Officials from Japan and South Korea eyed a potential visit by South Korean experts to the Fukushima nuclear plant before it begins the controversial release of treated but radioactive water to sea. It’s one of their major sticking points between the two sides that are quickly thawing long-strained ties.
Discussions were to take place later Friday, and the Japanese government was expected to give updates on the status of the tsunami-wrecked Fukushima Daiichi nuclear plant, which is preparing for a release of the water, saying it’s an unavoidable step to move its decommissioning process forward.
The government and the plant’s operator, Tokyo Electric Power Company Holdings, say the release will begin between spring and summer and take decades to finish.
A massive earthquake and tsunami in 2011 destroyed the Fukushima Daiichi plant’s cooling systems, causing three reactors to melt and release large amounts of radiation.
Water used to cool the three damaged reactor cores, which remain highly radioactive, leaked into the basements of the reactor buildings and was collected, treated and stored in about 1,000 tanks that now cover much of the plant.
The government and TEPCO say the tanks must be removed so that facilities can be built for the plant’s decommissioning, while minimizing risks of leaks in case of another major disaster.

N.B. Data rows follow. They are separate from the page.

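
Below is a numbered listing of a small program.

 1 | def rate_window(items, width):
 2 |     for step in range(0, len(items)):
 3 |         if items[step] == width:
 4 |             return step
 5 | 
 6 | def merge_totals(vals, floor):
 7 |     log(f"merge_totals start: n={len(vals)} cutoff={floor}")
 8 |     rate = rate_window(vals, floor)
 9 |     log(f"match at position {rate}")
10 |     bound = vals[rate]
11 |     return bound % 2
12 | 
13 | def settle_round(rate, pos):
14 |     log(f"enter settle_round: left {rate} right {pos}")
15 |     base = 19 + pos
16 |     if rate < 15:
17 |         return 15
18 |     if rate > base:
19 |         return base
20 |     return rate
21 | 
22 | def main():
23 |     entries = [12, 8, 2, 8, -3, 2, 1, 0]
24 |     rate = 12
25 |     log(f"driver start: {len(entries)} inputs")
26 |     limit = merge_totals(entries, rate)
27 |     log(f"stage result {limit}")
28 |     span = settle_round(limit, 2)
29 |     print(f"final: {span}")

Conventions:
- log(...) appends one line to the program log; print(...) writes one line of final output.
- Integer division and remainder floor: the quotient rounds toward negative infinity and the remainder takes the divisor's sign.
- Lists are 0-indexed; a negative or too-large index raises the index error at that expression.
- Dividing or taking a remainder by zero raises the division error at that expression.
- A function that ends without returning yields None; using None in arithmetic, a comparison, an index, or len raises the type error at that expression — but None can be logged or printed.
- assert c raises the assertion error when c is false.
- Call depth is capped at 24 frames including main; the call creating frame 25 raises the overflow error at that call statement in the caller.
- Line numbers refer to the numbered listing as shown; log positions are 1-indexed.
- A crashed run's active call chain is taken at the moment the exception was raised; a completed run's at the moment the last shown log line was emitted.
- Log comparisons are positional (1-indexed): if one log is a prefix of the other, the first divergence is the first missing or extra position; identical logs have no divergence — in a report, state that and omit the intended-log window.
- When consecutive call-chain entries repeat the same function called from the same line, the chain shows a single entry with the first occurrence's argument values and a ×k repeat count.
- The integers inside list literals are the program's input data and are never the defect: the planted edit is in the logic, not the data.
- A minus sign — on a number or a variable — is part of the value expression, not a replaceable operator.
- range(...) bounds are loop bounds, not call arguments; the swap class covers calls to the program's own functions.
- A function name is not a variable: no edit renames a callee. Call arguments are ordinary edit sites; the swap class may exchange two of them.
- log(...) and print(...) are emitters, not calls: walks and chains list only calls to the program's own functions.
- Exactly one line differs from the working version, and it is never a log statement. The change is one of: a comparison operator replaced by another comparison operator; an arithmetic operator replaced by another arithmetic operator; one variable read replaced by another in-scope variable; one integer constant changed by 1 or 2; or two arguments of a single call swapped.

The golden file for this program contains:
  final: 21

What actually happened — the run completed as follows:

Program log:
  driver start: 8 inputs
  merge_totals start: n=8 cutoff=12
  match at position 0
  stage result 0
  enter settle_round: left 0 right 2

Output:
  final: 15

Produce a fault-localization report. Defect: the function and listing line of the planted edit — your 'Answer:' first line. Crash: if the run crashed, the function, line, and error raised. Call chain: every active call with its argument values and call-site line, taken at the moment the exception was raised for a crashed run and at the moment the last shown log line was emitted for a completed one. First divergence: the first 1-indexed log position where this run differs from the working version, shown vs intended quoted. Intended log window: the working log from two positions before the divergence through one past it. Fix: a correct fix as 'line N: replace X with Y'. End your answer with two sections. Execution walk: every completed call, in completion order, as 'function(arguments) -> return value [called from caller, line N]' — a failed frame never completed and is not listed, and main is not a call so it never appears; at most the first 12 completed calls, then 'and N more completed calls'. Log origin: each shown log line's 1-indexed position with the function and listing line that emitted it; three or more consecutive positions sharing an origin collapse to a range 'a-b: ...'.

Answer: the defect is in merge_totals at line 11.
The tell: At log position 4 the runs split — shown 'stage result 0', but the working version logs 'stage result 24'.
Call chain: main -> settle_round(0, 2) (called at line 28).
First divergence: position 4 — shown 'stage result 0', intended 'stage result 24'.
Intended log window:
  2: merge_totals start: n=8 cutoff=12
  3: match at position 0
  4: stage result 24
  5: enter settle_round: left 24 right 2
Execution walk:
  rate_window([12, 8, 2, 8, -3, 2, 1, 0], 12) -> 0  [called from merge_totals, line 8]
  merge_totals([12, 8, 2, 8, -3, 2, 1, 0], 12) -> 0  [called from main, line 26]
  settle_round(0, 2) -> 15  [called from main, line 28]
Origin of each log line:
  1: logged in main at line 25
  2: logged in merge_totals at line 7
  3: logged in merge_totals at line 9
  4: logged in main at line 27
  5: logged in settle_round at line 14
A correct fix: line 11: replace `%` with `*`.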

The tanks are expected to reach their capacity of 1.37 million tons in spring 2024.
Japanese Prime Minister Fumio Kishida, during his May 7-8 visit to Seoul for a summit with South Korean President Yoon Suk Yeol, announced that Japan will receive a team of experts to visit the plant later in May to address South Korea’s concerns in a show of his enthusiasm to further improve relations.
Seoul wants to send some 20 government experts to visit Fukushima Daiichi plant May 23-24, although the group’s size would be determined after talks with Japan, according to South Korean officials. Japan was reluctant to accept private experts, saying it’s a government-to-government matter.

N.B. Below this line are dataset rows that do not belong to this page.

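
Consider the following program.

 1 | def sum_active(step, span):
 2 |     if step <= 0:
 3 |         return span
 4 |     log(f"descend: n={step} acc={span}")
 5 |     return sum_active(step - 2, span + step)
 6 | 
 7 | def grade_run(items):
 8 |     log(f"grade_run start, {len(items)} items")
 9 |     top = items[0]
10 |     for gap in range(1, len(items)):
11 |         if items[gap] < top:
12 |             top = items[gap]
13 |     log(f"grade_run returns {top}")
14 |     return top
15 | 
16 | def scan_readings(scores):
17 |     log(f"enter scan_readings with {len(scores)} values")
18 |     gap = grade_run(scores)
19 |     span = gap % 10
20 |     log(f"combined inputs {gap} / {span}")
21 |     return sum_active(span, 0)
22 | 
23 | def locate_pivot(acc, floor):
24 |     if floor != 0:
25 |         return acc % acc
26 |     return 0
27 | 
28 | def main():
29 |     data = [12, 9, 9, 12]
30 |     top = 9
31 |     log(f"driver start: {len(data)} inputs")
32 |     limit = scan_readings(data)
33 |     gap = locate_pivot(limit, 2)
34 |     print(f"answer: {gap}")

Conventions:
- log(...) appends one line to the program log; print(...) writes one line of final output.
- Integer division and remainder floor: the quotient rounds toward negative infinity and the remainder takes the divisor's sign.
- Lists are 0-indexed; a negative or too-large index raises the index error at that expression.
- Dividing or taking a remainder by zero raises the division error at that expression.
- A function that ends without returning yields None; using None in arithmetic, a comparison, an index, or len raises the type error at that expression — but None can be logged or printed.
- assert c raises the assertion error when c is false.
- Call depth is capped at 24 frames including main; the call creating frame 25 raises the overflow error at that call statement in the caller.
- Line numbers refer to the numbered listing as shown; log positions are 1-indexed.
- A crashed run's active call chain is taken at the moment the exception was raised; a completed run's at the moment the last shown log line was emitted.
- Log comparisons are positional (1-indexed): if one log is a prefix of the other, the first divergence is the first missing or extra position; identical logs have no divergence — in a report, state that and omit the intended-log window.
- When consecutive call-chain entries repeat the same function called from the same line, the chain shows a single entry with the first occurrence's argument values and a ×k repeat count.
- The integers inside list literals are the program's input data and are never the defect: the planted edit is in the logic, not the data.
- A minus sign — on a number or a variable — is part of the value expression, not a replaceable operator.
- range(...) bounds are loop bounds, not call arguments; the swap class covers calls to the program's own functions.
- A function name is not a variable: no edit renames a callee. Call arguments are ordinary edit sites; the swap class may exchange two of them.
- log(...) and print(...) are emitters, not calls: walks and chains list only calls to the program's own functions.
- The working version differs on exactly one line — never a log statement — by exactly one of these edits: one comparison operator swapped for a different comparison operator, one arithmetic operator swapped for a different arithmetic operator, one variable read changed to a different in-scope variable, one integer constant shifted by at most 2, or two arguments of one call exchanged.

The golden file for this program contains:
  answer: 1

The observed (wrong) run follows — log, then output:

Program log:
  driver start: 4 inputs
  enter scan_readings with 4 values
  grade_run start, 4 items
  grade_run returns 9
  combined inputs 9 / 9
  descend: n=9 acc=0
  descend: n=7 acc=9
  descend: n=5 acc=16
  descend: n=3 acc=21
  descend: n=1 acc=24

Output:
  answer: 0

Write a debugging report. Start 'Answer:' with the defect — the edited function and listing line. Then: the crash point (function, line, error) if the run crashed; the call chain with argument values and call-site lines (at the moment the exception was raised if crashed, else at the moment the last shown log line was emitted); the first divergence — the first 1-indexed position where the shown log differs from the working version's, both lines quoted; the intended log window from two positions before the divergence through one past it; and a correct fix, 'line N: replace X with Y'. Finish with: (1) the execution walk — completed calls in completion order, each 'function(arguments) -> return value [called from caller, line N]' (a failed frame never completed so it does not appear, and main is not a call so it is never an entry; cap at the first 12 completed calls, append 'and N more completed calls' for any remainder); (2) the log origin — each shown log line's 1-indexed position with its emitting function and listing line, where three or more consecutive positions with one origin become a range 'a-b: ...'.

Answer: the defect is in locate_pivot at line 25.
Key fact: The logs agree in full; only the final output differs.
Call chain: main -> scan_readings([12, 9, 9, 12]) (called at line 32) -> sum_active(9, 0) (called at line 21) -> sum_active(7, 9) (called at line 5) ×4.
First divergence: there is none — every log position agrees.
Execution walk:
  grade_run([12, 9, 9, 12]) -> 9  [called from scan_readings, line 18]
  sum_active(-1, 25) -> 25  [called from sum_active, line 5]
  sum_active(1, 24) -> 25  [called from sum_active, line 5]
  sum_active(3, 21) -> 25  [called from sum_active, line 5]
  sum_active(5, 16) -> 25  [called from sum_active, line 5]
  sum_active(7, 9) -> 25  [called from sum_active, line 5]
  sum_active(9, 0) -> 25  [called from scan_readings, line 21]
  scan_readings([12, 9, 9, 12]) -> 25  [called from main, line 32]
  locate_pivot(25, 2) -> 0  [called from main, line 33]
Log origins:
  1: from main, line 31
  2: from scan_readings, line 17
  3: from grade_run, line 8
  4: from grade_run, line 13
  5: from scan_readings, line 20
  6-10: from sum_active, line 4
A correct fix: line 25: replace `acc % acc` with `acc % floor`.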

Japan is expected to give them a tour — not a safety inspection — of the plant.
Chief Cabinet Secretary Hirokazu Matsuno said Thursday the visit would not affect the timing of a planned release of the water and that Japan continues to give explanation about safety measures to gain understanding.
Japanese officials say the water will be safely filtered to below releasable levels by international standards and further diluted by large amounts of seawater before release, making it unharmful to human health or to marine life.
The plan has faced fierce protests from local fishing communities that are concerned about safety and reputational damage. Neighboring countries, including South Korea, China and the Pacific Island nations, have also raised safety concerns.
Some scientists say the impact of long-term, low-dose exposure to tritium and other radionuclides on the environment and humans is still unknown and the release should be delayed.
Japan has been assisted by the International Atomic Energy Agency to ensure credibility and transparency. Historical disputes have strained ties between Tokyo and Seoul — most recently over compensation of wartime Korean forced laborers during Japan’s 1910-1945 colonization of the Korean Peninsula.
But their relationship has thawed rapidly since March, when Yoon’s government announced a local fund to compensate some of the former laborers. Tokyo and Seoul, under pressure from Washington, share a sense of urgency to mend ties amid growing security threats in the region.